Anyway, once again. Thanks so much.

I am trying to come up with one thing that I like about my appearance that I can focus on, still working on that.LOL
 

David Baxter PhD

Late Founder
On the other hand, many people (like me and at least one of my brothers) need to avoid the sun in the summer due to sensitivities or allergies, so I'm not sure that you stand out quite as much as you may think. The heat factor is another issue, but for some people it's unavoidable.
 

SilentNinja

Member
Hi Murray after reading your post here i also can relate very much to it! As I am exactly the same, Summer comes and i wear jumpers and hats to hide, People always think im a boy i wear baggy combat trousers and hoody tops just to hide myself.
 

Murray

Member
I just got back from visiting my parents and am feeling worse than ever about my appearance (as well as everything else). They have mirrors all over their house so everywhere I went I was bombarded by images of myself. It was horrible. I mean really who wants to step out of the shower and see themselves? It is just wrong! The last thing I want is to get a glimpse of myself and be reminded of what I look like at every turn. I a just feeling so huge, disgusting, repulsive, dirty, etc, etc, right now.
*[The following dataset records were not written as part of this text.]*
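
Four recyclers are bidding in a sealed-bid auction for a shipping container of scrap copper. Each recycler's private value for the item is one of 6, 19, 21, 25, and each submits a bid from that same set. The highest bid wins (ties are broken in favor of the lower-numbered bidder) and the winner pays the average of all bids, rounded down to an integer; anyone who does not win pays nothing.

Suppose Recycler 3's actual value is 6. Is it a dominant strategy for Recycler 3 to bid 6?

Yes

Check each profile of the others' bids and compare truth against every alternative bid.
Others bid (6, 6, 19): truth gives 0, best alternative gives -6.
Others bid (6, 6, 6): truth gives 0, best alternative gives -3.
Others bid (6, 6, 21): truth gives 0, best alternative gives 0.
Others bid (6, 6, 25): truth gives 0, best alternative gives 0.
Others bid (6, 19, 6): truth gives 0, best alternative gives 0.
Others bid (6, 19, 19): truth gives 0, best alternative gives 0.
(Remaining 58 profiles checked similarly; truth is weakly best in each.)
In every case the truthful bid is at least as good as any alternative, so it is a dominant strategy.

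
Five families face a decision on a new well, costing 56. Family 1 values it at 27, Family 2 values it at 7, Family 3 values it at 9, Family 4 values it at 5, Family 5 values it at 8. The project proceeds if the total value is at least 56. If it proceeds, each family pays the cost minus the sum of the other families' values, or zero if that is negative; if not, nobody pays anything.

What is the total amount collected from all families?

56

Total value 56 ≥ cost 56, so it is built.
Family 1: others sum to 29; max(0, 56 - 29) = 27.
Family 2: others sum to 49; max(0, 56 - 49) = 7.
Family 3: others sum to 47; max(0, 56 - 47) = 9.
Family 4: others sum to 51; max(0, 56 - 51) = 5.
Family 5: others sum to 48; max(0, 56 - 48) = 8.
Total collected = 27 + 7 + 9 + 5 + 8 = 56.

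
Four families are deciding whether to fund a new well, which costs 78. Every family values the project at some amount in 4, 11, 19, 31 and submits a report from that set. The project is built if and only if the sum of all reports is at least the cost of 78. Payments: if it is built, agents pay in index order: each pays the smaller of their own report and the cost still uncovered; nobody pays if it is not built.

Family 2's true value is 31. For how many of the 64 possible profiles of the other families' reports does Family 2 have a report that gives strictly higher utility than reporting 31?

Others report (4, 31, 31): truth gives 0; report 19 gives 12 > 0. Violating.
Others report (11, 19, 31): truth gives 0; report 19 gives 12 > 0. Violating.
Others report (11, 31, 19): truth gives 0; report 19 gives 12 > 0. Violating.
Others report (11, 31, 31): truth gives 0; report 11 gives 20 > 0. Violating.
Others report (4, 4, 4): truth gives 0; no alternative beats it.
Others report (4, 4, 11): truth gives 0; no alternative beats it.
(Checking all 64 profiles: 19 have a profitable deviation, 45 do not.)

19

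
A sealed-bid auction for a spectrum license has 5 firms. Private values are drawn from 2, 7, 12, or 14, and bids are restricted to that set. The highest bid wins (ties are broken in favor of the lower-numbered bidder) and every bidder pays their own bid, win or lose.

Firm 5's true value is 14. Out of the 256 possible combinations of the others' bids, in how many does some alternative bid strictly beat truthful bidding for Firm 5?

Others bid (2, 2, 2, 2): truth gives 0; bid 7 gives 7 > 0. Violating.
Others bid (2, 2, 2, 7): truth gives 0; bid 12 gives 2 > 0. Violating.
Others bid (2, 2, 2, 14): truth gives -14; bid 2 gives -2 > -14. Violating.
Others bid (2, 2, 7, 2): truth gives 0; bid 12 gives 2 > 0. Violating.
Others bid (2, 2, 2, 12): truth gives 0; no alternative beats it.
Others bid (2, 2, 7, 12): truth gives 0; no alternative beats it.
(Checking all 256 profiles: 191 have a profitable deviation, 65 do not.)

191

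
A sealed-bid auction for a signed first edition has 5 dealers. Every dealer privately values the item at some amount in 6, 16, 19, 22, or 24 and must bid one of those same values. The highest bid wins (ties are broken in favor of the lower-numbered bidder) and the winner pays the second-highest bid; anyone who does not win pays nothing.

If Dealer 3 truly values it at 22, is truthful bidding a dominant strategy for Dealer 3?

Check each profile of the others' bids and compare truth against every alternative bid.
Others bid (6, 6, 6, 6): truth gives 16, best alternative gives 16.
Others bid (6, 6, 6, 16): truth gives 6, best alternative gives 6.
Others bid (6, 6, 16, 6): truth gives 6, best alternative gives 6.
Others bid (6, 6, 16, 16): truth gives 6, best alternative gives 6.
Others bid (6, 16, 6, 6): truth gives 6, best alternative gives 6.
Others bid (6, 16, 6, 16): truth gives 6, best alternative gives 6.
(Remaining 619 profiles checked similarly; truth is weakly best in each.)
In every case the truthful bid is at least as good as any alternative, so it is a dominant strategy.

Yes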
It was also really hot there so I was miserable in my jeans and long sleeves and they kept commenting on it and wanting me to borrow some of their summer clothes. They figured they might have something big enough to fit me. It was just dreadful. Now I am home and still feeling just as disgusting. I hate being like this.

Everywhere I go- in the airport, at the store, at work, I just feel like I am so disgusting that I shouldn't be out in public with normal people. It would be better if I could just stay in my house and never have to show my face outside again.

Sorry for the rant, just having a bad moment :(
 

SilentNinja

Member
I always feel this way, its like i wrote the above. I try and go to the gym.. but there is mirrors facing you everywhere you go, every machine you go on... a huge mirror right in front, i look at myself and think you ugly *&?%^$^!!!! I swear at myself in my mind, feel so horrible. Im sorry i dont have anything to say to help because im in the same situation at times, but i just wanted you to know i know how it feels.